Using our Nelder-Mead optimizer requires a custom compute plan, for instance,

plan <- omxDefaultComputePlan()
plan$steps$GD <- mxComputeNelderMead()

(with non-default arguments to mxComputeNelderMead() if wanted), and include plan in your mxModel() statement.

AdminRobK's picture
Joined: 01/24/2014 - 12:15

Just a follow-up... Since my previous post, I've gained deeper insight into the Nelder-Mead algorithm as well as this optimization problem. I'm attaching a script that first fits the model using CSOLNP, plus mxTryHardOrdinal() with 30 extra tries, and a smaller-than-default scale parameter for the distribution of the random perturbations.
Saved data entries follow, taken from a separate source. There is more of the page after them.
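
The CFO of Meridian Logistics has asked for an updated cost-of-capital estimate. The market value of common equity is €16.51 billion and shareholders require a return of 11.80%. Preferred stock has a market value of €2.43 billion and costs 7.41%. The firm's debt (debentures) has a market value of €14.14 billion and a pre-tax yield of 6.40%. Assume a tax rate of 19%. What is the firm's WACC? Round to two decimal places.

Total capital V = 16.51 + 2.43 + 14.14 = 33.08.
Equity: weight = 16.51/33.08 = 0.4991; cost = 11.8%.
Preferred: weight = 2.43/33.08 = 0.0735; cost = 7.41%.
Debentures: weight = 14.14/33.08 = 0.4274; after-tax cost = 6.4% × (1 − 19%) = 5.1840%.
WACC = 0.4991 × 11.8000% + 0.0735 × 7.4100% + 0.4274 × 5.1840% = 8.6495%.

8.65%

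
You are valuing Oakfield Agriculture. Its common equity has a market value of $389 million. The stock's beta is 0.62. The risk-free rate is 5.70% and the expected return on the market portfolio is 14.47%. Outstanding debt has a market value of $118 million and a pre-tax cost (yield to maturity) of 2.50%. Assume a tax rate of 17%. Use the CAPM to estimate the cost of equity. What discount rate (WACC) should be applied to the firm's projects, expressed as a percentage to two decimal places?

Market risk premium = 14.47% − 5.7% = 8.77%.
Cost of equity via CAPM: Re = 5.7% + 0.62 × 8.77% = 11.1374%.
Total capital V = 389 + 118 = 507.
Equity: weight = 389/507 = 0.7673; cost = 11.1374%.
Debt: weight = 118/507 = 0.2327; after-tax cost = 2.5% × (1 − 17%) = 2.0750%.
WACC = 0.7673 × 11.1374% + 0.2327 × 2.0750% = 9.0282%.

9.03%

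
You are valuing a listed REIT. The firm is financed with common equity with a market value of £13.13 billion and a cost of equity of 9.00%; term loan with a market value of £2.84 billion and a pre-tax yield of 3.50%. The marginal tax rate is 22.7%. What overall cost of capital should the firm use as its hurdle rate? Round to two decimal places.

7.88%

Total capital V = 13.13 + 2.84 = 15.97.
Equity: weight = 13.13/15.97 = 0.8222; cost = 9%.
Term loan: weight = 2.84/15.97 = 0.1778; after-tax cost = 3.5% × (1 − 22.7%) = 2.7055%.
WACC = 0.8222 × 9.0000% + 0.1778 × 2.7055% = 7.8806%.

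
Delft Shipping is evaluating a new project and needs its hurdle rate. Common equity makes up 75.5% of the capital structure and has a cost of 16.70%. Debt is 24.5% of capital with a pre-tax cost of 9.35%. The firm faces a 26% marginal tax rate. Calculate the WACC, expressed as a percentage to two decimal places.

After-tax cost of debt = 9.35% × (1 − 26%) = 6.9190%.
WACC = 0.755 × 16.7000% + 0.245 × 6.9190% = 14.3037%.

14.30%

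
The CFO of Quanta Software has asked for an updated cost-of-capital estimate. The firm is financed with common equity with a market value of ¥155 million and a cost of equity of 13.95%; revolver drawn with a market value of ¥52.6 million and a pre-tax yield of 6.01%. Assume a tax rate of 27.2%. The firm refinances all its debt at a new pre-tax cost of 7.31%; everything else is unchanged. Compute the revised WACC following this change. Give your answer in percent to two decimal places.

After the change:
Total capital V = 155 + 52.6 = 207.6.
Equity: weight = 155/207.6 = 0.7466; cost = 13.95%.
Revolver drawn: weight = 52.6/207.6 = 0.2534; after-tax cost = 7.31% × (1 − 27.2%) = 5.3217%.
WACC = 0.7466 × 13.9500% + 0.2534 × 5.3217% = 11.7638%.

11.76%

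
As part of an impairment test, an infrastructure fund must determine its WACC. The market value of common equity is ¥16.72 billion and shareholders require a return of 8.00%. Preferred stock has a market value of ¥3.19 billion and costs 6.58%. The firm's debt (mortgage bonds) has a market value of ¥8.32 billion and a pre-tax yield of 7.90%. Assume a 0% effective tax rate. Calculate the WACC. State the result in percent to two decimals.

7.81%

Total capital V = 16.72 + 3.19 + 8.32 = 28.23.
Equity: weight = 16.72/28.23 = 0.5923; cost = 8%.
Preferred: weight = 3.19/28.23 = 0.1130; cost = 6.58%.
Mortgage bonds: weight = 8.32/28.23 = 0.2947; after-tax cost = 7.9% × (1 − 0%) = 7.9000%.
WACC = 0.5923 × 8.0000% + 0.1130 × 6.5800% + 0.2947 × 7.9000% = 7.8101%.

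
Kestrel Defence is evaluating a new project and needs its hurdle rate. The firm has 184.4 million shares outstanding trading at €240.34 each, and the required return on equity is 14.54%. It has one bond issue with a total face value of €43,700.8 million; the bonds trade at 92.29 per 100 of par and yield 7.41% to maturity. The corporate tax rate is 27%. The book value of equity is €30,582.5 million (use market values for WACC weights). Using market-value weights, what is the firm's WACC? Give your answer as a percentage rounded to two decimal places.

Market value of equity E = 240.34 × 184.4m = 44318.696m. Market value of debt D = 43700.8m × 92.29/100 = 40331.46832m.
Total capital V = 44318.696 + 40331.46832 = 84650.16432.
Equity: weight = 44318.696/84650.16432 = 0.5236; cost = 14.54%.
Bonds outstanding: weight = 40331.46832/84650.16432 = 0.4764; after-tax cost = 7.41% × (1 − 27%) = 5.4093%.
WACC = 0.5236 × 14.5400% + 0.4764 × 5.4093% = 10.1897%.

10.19%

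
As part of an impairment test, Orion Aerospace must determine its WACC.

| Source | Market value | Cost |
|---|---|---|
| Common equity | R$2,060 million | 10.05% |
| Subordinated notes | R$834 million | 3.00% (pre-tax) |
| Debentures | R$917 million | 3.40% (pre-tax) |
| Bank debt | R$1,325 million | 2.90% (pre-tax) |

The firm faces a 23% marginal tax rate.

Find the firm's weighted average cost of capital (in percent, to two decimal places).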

Then, I tried again, but this time using a deliberately thought-out MxComputeNelderMead step in place of gradient-based optimization; the RNG seed and the arguments to mxTryHardOrdinal() were the same as with CSOLNP. Nelder-Mead does indeed reach a smaller fitfunction value than CSOLNP (60879.58 vs. 61179.33), but nonetheless cannot overcome status red.


> mxVersion()
OpenMx version: [GIT v2.12.2-346-gbeb41824-dirty]
R version: R version 3.5.2 (2018-12-20)
Platform: x86_64-pc-linux-gnu
Default optimizer: CSOLNP
NPSOL-enabled?: Yes
OpenMP-enabled?: Yes
AdminNeale's picture
Joined: 03/01/2013 - 14:09
Integration precision

I would guess that the main issue here is numerical precision of integration. Even bivariate normal way out in the tails may be nearly impossible to estimate accurately enough to overcome code Red. Even simple ML estimation of the polychoric would be difficult, I think. I suppose we could increase the prevalence in simulation and see if it works any better.